Carmen Gil de Arriba, en Ciudad e Imagen, defiende que “para quienes sustentaban el maniqueo discurso dominante, no fue muy difícil asimilar el incendio con el enemigo vencido. (…) Vencido el enemigo: la ciudad vieja, se impone la ciudad nueva y ajustada a los deseos del también nuevo régimen”.
Ramón Rodríguez Llera, desde el urbanismo, hacía su propio balance 39 años después del incendio y del proyecto de reconstrucción: “Lo malo es que sólo fue el principio del urbanismo peor planificado (o ‘mejor’, depende de cómo se mire) y más especulativo que imaginarse pueda, con unas consecuencias y extensión en el tiempo imprevisibles… el proceso sigue abierto porque substancialmente nada ha cambiado”.

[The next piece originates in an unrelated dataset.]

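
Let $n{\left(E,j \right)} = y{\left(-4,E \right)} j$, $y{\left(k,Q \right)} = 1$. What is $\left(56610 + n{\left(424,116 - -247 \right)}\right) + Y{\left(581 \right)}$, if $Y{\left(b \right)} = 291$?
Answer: $57264$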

Hoy, 75 años después, movimientos sociales y asociaciones de arquitectos denuncian que el modelo nacido tras el incendio sigue vigente. El proceso especulativo sigue abierto, quizá, porque nada sustancial ha cambiado. Así, el Pan General de Ordenación Urbana vigente prevé unas 90 actuaciones que supondrán la salida de poblaciones tradicionales hacia la periferia y la “recuperación” de ciertos barrios para las clases medias altas. Ya no es el fuego purificador sino el desarrollismo arrollador el que da forma a la ciudad del siglo XXI.